Moco ging wieder zu Jatupua und sprach auf ihn ein. Dann sprach er mit Ynama, und sie rief dem Medizinmann etwas zu, was wie ein Befehl klang. Jatupua erhob sich – er war klein und dick und reichte Cliff Haller nur bis zur Brust. Aber seine Augen funkelten wie glühende Kohlen und sein breites Gesicht war nicht nur durch die wilde Bemalung eine verzerrte Fratze. Er stieß gurrende Laute aus und hob dann den Federstab hoch, umklammerte ihn mit beiden Händen und zerbrach ihn in der Luft. Ynama stieß einen hellen Schrei aus … Moco wich bis zur Wand zurück.

»Jetzt geht's los«, sagte Cliff ernst. »Ich habe euch gewarnt!«

»Er verflucht uns«, stammelte Moco. Sein Gesicht spiegelte wirkliche Angst wider. »Er hat den höchsten Gott zur Rache gerufen.«

»Dann warten wir mal auf ihn, Moco! Wie kommt er zu uns? Als Riesenschlange?« Dr. Forster kniete mit der Spritze neben Ellen.

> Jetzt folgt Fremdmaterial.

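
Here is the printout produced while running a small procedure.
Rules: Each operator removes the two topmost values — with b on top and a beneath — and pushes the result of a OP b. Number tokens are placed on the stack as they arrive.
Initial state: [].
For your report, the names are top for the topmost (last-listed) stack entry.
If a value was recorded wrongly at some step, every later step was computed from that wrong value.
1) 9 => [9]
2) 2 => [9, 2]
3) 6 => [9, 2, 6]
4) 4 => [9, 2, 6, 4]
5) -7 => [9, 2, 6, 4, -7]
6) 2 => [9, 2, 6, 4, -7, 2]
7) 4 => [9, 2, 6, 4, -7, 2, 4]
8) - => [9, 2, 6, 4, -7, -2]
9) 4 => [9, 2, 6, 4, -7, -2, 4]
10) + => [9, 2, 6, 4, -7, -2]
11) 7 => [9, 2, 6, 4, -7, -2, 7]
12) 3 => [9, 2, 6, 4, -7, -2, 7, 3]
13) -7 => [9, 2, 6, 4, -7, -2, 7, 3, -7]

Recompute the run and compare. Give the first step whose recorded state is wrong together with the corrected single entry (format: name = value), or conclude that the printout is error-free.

1. push 9: top = 9 (exactly as logged)
2. push 2: top = 2 (agrees with the printout)
3. push 6: top = 6 (same as recorded)
4. push 4: top = 4 (consistent with the printout)
5. push -7: top = -7 (checks out)
6. push 2: top = 2 (agrees with the printout)
7. push 4: top = 4 (checks out)
8. 2 - 4 = -2 (confirmed correct)
9. push 4: top = 4 (consistent with the printout)
10. -2 + 4 = 2 (the printout disagrees here)
So the first discrepancy is step 10, where the right value is top = 2.

step 10, top = 2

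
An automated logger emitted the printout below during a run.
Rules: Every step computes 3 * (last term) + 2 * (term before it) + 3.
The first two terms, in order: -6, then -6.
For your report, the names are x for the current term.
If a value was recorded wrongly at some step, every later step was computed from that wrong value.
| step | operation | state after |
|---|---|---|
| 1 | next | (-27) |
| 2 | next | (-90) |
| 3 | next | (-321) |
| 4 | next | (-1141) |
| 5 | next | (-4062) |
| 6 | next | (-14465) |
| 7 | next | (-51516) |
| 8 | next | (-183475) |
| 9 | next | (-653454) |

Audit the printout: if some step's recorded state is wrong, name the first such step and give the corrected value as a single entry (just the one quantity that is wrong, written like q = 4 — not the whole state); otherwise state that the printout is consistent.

step 4, x = -1140

Step 1: x = 3*(-6) + (2)*(-6) + (3) = -27 — same as recorded.
Step 2: x = 3*(-27) + (2)*(-6) + (3) = -90 — checks out.
Step 3: x = 3*(-90) + (2)*(-27) + (3) = -321 — same as recorded.
Step 4: x = 3*(-321) + (2)*(-90) + (3) = -1140 — a discrepancy with the printout.
The earliest wrong entry is at step 4: it should read x = -1140.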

»Spotten Sie nicht«, flüsterte Moco. »Er läßt giftige Mücken über uns herfallen …«

»Unser Doc wird ein Held!« Cliff behielt Jatupua im Auge. Der Medizinmann stand an der Tür und stieß grunzende Laute aus. Und mit jedem Laut wurde Moco kleiner, bis er auf der Erde lag, das Gesicht an den Boden gedrückt, niedergeschmettert von der herbeigerufenen Rache der Götter.

Ynama sah Dr. Forster und Ellen Donhoven mit flackernden Augen an. Aber sie stieß keinen Schrei aus, als Forster ihr die Nadel in den Oberschenkel stieß und das Betäubungsmittel injizierte. Dann lächelte sie plötzlich – es war der Augenblick, in dem sie in die Schwerelosigkeit glitt, in der sie sich wie eine Feder fühlte, um dann wegzusinken in das Vergessen.

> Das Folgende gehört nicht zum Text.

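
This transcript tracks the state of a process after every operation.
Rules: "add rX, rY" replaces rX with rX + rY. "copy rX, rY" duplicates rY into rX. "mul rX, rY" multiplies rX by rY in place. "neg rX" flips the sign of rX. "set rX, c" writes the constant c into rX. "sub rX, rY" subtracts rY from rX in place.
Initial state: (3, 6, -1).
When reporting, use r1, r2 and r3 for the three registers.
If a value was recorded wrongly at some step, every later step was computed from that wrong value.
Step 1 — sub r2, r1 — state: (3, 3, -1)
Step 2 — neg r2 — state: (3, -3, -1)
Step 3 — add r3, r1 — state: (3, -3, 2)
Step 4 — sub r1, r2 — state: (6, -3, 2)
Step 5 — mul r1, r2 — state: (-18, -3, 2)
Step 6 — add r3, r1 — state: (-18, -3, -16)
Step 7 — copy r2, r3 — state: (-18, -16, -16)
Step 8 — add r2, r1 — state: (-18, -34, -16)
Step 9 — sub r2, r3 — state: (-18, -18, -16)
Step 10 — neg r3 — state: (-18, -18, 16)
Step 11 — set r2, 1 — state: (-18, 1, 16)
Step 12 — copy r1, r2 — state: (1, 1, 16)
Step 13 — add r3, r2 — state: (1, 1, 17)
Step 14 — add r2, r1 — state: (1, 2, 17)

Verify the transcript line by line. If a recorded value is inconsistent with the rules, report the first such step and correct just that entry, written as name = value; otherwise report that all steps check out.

Recomputing the run from the initial state:
step 1: r1 = 3, r2 = 3, r3 = -1
step 2: r1 = 3, r2 = -3, r3 = -1
step 3: r1 = 3, r2 = -3, r3 = 2
step 4: r1 = 6, r2 = -3, r3 = 2
step 5: r1 = -18, r2 = -3, r3 = 2
step 6: r1 = -18, r2 = -3, r3 = -16
step 7: r1 = -18, r2 = -16, r3 = -16
step 8: r1 = -18, r2 = -34, r3 = -16
step 9: r1 = -18, r2 = -18, r3 = -16
step 10: r1 = -18, r2 = -18, r3 = 16
step 11: r1 = -18, r2 = 1, r3 = 16
step 12: r1 = 1, r2 = 1, r3 = 16
step 13: r1 = 1, r2 = 1, r3 = 17
step 14: r1 = 1, r2 = 2, r3 = 17
This matches the transcript at every step.

no error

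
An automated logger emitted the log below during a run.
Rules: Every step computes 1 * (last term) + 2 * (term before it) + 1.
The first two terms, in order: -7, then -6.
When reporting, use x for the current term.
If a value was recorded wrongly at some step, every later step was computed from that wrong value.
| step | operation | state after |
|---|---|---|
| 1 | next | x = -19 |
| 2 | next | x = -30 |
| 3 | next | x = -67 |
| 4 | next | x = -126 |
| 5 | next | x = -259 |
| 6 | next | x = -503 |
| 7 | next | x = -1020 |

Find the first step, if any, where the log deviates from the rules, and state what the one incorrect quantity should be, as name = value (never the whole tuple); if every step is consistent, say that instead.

step 6, x = -510

Recomputing the run from the initial state:
step 1: x = -19
step 2: x = -30
step 3: x = -67
step 4: x = -126
step 5: x = -259
step 6: x = -510
step 7: x = -1027
The first disagreement with the log is at step 6, where the value should be x = -510.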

»Führen Sie den Alten raus, Cliff!« sagte Forster. »Wenn er sieht, was wir jetzt mit Ynama machen müssen, glaubt er, wir wollten sie umbringen.«

»Ist's so schlimm?«

»Haben Sie schon mal das Einrenken eines Rückenwirbels miterlebt? Das geht nach dem Hebelgesetz. Dort, wo der Wirbel herausgesprungen ist, muß ich den Körper so biegen und gegen das Rückgrat drücken, bis er wieder einschnappt. Das sieht für einen Laien wie eine Marterung aus.«

»Ist's überhaupt die Bandscheibe?« fragte Cliff.

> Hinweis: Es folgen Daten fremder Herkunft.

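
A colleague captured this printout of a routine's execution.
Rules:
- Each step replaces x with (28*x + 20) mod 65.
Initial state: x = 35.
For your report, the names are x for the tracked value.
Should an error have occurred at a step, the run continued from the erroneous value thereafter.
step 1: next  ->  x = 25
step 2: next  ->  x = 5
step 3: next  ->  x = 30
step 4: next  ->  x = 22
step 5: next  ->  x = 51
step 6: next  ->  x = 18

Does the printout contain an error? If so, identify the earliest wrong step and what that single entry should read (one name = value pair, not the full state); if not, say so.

Recomputing the run from the initial state:
step 1: x = 25
step 2: x = 5
step 3: x = 30
step 4: x = 15
step 5: x = 50
step 6: x = 55
The first disagreement with the printout is at step 4, where the value should be x = 15.

step 4, x = 15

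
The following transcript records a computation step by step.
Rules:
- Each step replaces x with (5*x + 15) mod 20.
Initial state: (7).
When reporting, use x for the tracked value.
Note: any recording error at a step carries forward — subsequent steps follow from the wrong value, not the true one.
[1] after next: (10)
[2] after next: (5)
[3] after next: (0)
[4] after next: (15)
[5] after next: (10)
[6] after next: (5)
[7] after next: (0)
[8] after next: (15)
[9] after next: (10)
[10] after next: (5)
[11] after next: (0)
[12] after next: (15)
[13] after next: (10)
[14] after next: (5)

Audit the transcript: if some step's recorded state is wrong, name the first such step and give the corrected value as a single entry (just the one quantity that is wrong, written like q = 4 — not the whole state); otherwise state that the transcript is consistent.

no error

Step 1: x = (5*7 + 15) mod 20 = 10 — in agreement.
Step 2: x = (5*10 + 15) mod 20 = 5 — verified.
Step 3: x = (5*5 + 15) mod 20 = 0 — checks out.
Step 4: x = (5*0 + 15) mod 20 = 15 — same as recorded.
Step 5: x = (5*15 + 15) mod 20 = 10 — checks out.
Step 6: x = (5*10 + 15) mod 20 = 5 — in agreement.
Step 7: x = (5*5 + 15) mod 20 = 0 — consistent with the transcript.
Step 8: x = (5*0 + 15) mod 20 = 15 — matches.
Step 9: x = (5*15 + 15) mod 20 = 10 — consistent with the transcript.
Step 10: x = (5*10 + 15) mod 20 = 5 — consistent with the transcript.
Step 11: x = (5*5 + 15) mod 20 = 0 — in agreement.
Step 12: x = (5*0 + 15) mod 20 = 15 — verified.
Step 13: x = (5*15 + 15) mod 20 = 10 — consistent with the transcript.
Step 14: x = (5*10 + 15) mod 20 = 5 — matches.
No step deviates from the rules.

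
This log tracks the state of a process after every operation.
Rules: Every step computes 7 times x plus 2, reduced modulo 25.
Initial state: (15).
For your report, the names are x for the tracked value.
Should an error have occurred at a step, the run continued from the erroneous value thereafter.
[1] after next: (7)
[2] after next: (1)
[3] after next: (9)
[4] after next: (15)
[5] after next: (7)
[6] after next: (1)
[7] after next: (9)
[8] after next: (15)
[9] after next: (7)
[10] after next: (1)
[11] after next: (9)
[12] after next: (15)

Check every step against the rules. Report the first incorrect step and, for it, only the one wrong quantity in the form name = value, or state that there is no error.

Recomputing the run from the initial state:
step 1: x = 7
step 2: x = 1
step 3: x = 9
step 4: x = 15
step 5: x = 7
step 6: x = 1
step 7: x = 9
step 8: x = 15
step 9: x = 7
step 10: x = 1
step 11: x = 9
step 12: x = 15
This matches the log at every step.

no error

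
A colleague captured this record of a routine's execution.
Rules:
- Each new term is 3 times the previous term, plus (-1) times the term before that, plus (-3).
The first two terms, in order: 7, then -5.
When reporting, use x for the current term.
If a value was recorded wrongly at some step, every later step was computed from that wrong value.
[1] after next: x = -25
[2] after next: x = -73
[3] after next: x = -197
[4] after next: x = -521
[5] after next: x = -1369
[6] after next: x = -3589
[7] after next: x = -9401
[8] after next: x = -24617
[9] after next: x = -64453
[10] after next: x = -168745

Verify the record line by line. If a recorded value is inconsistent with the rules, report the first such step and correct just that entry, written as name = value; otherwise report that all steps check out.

no error

Recomputing the run from the initial state:
step 1: x = -25
step 2: x = -73
step 3: x = -197
step 4: x = -521
step 5: x = -1369
step 6: x = -3589
step 7: x = -9401
step 8: x = -24617
step 9: x = -64453
step 10: x = -168745
This matches the record at every step.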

Ellen Donhoven hatte Ynama auf den Bauch gedreht. Sie betastete den Rücken und klopfte mit dem Mittelfinger auf eine Stelle. »Hier«, sagte sie. »Der sechste Lendenwirbel. Ganz deutlich spürbar. Wir müssen es versuchen.«

»Versuchen … das klingt schon faul!« Cliff Haller faßte den noch immer grunzenden Jatupua an den Schultern und schob ihn aus der Hütte. Der Medizinmann wehrte sich nicht … aber seine fast tierischen Laute verstärkten sich und lockten die anderen Männer heran. Bewaffnet mit Blasrohren und Pfeilen rannten sie herbei und umzingelten die Hütte. Haller ließ den Alten vor der Tür stehen und ging zurück in den runden Raum.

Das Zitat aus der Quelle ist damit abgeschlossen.